Vathek profitierte von der obskuren Faszination des achtzehnten (und frühen neunzehnten) Jahrhunderts für alle Dinge Orientalisches, die von Antoine Gallands Übersetzung von Tausendundeine Nacht inspiriert war (diese wiederum ins Englische neu übersetzt, 1708). Beckford wurde auch von ähnlichen Werken des französischen Schriftstellers Voltaire beeinflusst. Seine Originalität lag darin, die populären orientalischen Elemente mit den gotischen Stilmitteln von Horace Walpoles The Castle of Otranto (1764) zu verbinden. Das Ergebnis rangiert neben Walpoles Roman und Mary Shelleys Frankenstein (1818) auf dem ersten Rang der frühen Gotik-Literatur.
Der Verkäufer stellt sich vor
Vollständiger Titel: „VATHEK Conte Arabe precedé de BECKFORD ou le Démon des Fables par G. JEAN-AUBRY.“
Limitierte Auflage Nummer 18/99 Selten in Schutzumschlag. (In der Tat in jedem Fall selten, es wurden nur 99 Exemplare gedruckt).
Originale französische Ausgabe, im Schutzumschlag. Obwohl der Titel 1928 angibt, datiert das Kolophon dies auf März 1931 und besagt, dass das Datum 1928 die Oxford University-Veröffentlichung sei.
Papier von Barcham Green & Co. Oberer Rand vergoldet - die übrigen Kanten grob geschnitten. Der Schutzumschlag ist sauber, mit einer leichten Dunkelung am Rücken.
Ein paar Flecken und ein Riss am Vorderfalz. Verlust von etwa 1 Zoll am unteren Rand des Umschlags. Jetzt in Archiv-Spanplatte eingeschlossen. Die Pappbindung ist sauber und ordentlich, mit einer leichten Dunkelung am unteren Rand des Rückens (wo der Umschlag fehlt).
Insgesamt eine ausgezeichnete Ausgabe. XXXI S. (Einleitung) - 338 S. 270 x 185 mm (10¾ x 7¼ Zoll).
Vathek (alternativ betitelt „Vathek, eine arabische Geschichte“ oder „Die Geschichte des Kalifen Vathek“) ist ein gothischer Roman von William Beckford. Er wurde zuerst ab 1782 auf Französisch verfasst und anschließend von Reverend Samuel Henley ins Englische übersetzt, in dieser Form erstmals 1786 veröffentlicht, ohne Beckfords Namen, unter dem Titel „An Arabian Tale, From an Unpublished Manuscript“, das angeblich direkt aus dem Arabischen übersetzt wurde. Die erste französische Ausgabe mit dem einfachen Titel „Vathek“ erschien im Dezember 1786 (postdatiert auf 1787).

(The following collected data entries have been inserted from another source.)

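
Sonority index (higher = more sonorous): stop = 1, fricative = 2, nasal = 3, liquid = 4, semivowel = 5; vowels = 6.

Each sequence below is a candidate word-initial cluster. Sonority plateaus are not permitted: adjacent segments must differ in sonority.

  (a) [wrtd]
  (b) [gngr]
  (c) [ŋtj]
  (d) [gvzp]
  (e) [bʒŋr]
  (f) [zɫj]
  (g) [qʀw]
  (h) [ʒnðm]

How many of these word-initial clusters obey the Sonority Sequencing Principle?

(a) sonority 5-4-1-1: ill-formed.
(b) sonority 1-3-1-4: ill-formed.
(c) sonority 3-1-5: ill-formed.
(d) sonority 1-2-2-1: ill-formed.
(e) sonority 1-2-3-4: well-formed.
(f) sonority 2-4-5: well-formed.
(g) sonority 1-4-5: well-formed.
(h) sonority 2-3-2-3: ill-formed.

3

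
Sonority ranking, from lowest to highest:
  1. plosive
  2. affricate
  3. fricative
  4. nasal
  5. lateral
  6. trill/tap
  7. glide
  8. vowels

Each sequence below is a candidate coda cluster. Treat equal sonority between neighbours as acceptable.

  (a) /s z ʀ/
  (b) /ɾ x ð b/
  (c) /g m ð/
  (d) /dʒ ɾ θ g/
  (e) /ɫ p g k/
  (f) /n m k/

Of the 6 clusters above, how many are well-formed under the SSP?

(a) 3-3-6 → violates
(b) 6-3-3-1 → obeys
(c) 1-4-3 → violates
(d) 2-6-3-1 → violates
(e) 5-1-1-1 → obeys
(f) 4-4-1 → obeys

3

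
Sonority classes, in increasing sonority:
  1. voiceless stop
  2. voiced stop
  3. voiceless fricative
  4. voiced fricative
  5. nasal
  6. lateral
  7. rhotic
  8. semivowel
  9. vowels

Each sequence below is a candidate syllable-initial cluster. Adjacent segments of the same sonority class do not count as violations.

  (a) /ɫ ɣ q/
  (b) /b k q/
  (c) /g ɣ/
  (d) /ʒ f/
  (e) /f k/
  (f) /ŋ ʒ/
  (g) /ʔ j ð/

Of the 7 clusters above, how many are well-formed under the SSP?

(a) 6-4-1 → violates
(b) 2-1-1 → violates
(c) 2-4 → obeys
(d) 4-3 → violates
(e) 3-1 → violates
(f) 5-4 → violates
(g) 1-8-4 → violates

1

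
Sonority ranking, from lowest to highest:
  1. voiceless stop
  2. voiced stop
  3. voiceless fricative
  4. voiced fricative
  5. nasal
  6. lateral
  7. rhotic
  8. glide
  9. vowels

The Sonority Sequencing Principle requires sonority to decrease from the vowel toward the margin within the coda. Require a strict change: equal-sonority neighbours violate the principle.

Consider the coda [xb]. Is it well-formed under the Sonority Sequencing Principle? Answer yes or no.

/x/ is a voiceless fricative (sonority 3).
/b/ is a voiced stop (sonority 2).
The profile 3-2 strictly falls, so the coda satisfies the SSP.

yes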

Im zwanzigsten Jahrhundert enthielten einige Ausgaben Die Episoden von Vathek (Vathek et ses épisodes), drei verwandte Erzählungen, die Beckford so beabsichtigte, in das Werk zu integrieren, die aber in der Originalausgabe weggelassen und lange nach seinem Tod separat veröffentlicht wurden.
Vathek profitierte von der obskuren Faszination des achtzehnten (und frühen neunzehnten) Jahrhunderts für alle Dinge Orientalisches, die von Antoine Gallands Übersetzung von Tausendundeine Nacht inspiriert war (diese wiederum ins Englische neu übersetzt, 1708). Beckford wurde auch von ähnlichen Werken des französischen Schriftstellers Voltaire beeinflusst. Seine Originalität lag darin, die populären orientalischen Elemente mit den gotischen Stilmitteln von Horace Walpoles The Castle of Otranto (1764) zu verbinden. Das Ergebnis rangiert neben Walpoles Roman und Mary Shelleys Frankenstein (1818) auf dem ersten Rang der frühen Gotik-Literatur.